L’Agence de la Francophonie (A?CT) créée à Niamey en 1970, sous l’appellation d’Agence de coopération culturelle et technique est l’unique organisation intergouvernementale de la Francophonie et le principal opérateur des conférences bisannuelles des chefs d’État et de gouvernement des pays ayant le français en partage, aussi appelées Sommets francophones.
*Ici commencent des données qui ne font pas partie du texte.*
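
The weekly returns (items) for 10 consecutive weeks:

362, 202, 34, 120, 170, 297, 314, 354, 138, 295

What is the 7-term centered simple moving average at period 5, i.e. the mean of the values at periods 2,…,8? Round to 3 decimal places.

213.000

Sum of periods 2–8: 202 + 34 + 120 + 170 + 297 + 314 + 354 = 1491
Divide by 7: 1491 / 7 = 213.000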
L’Agence assure le secrétariat de toutes les instances de la Francophonie. Elle déploie son activité multilatérale dans les domaines de l’éducation et de la formation, de la culture et de la communication, de la coopération juridique, de diverses actions au titre de la direction générale du développement et de la solidarité.

Outre son siège, situé à Paris, l’Agence dispose d’une École internationale de la Francophonie à Bordeaux (France) où est située sa direction générale Éducation-Formation, d’un Institut de l’énergie des pays ayant en commun l’usage du français (IÉPF) à Québec (Canada), d’un bureau de liaison avec les organisations internationales à Genève (Suisse), d’un Bureau permanent d’observation aux Nations unies à New York aux États-Unis, d’un Bureau régional de l’Afrique centrale à Libreville (Gabon), et d’un Bureau régional pour l’Asie-Pacifique à Hanoi (Viêt-nam).

L’ACCT regroupe 46 pays ou gouvernements : Bénin, Bulgarie, Burkina- Faso, Burundi, Cambodge, Cameroun, Canada, Canada-Nouveau- Brunswick, Canada-Québec, Centrafrique, Communauté française de Belgique, Comores, Congo (RD), Congo, Côte d’lvoire, Djibouti, Dominique, Egypte, France, Gabon, Guinée, Guinée-Bissau, Guinée équatoriale, Haïti, Laos, Liban, Luxembourg, Madagascar, Mali, Maroc, Maurice, Mauritanie, Moldavie, Monaco, Niger, Roumanie, Rwanda, Sainte-Lucie, Sénégal, Seychelles, Suisse, Tchad, Togo, Tunisie, Vanuatu, Viêt-nam.

[Le Royaume de Belgique, le Cap-Vert et Saint-Thomas-et-Prince portent à 49 le nombre des pays et gouvernements participant aux sommets.]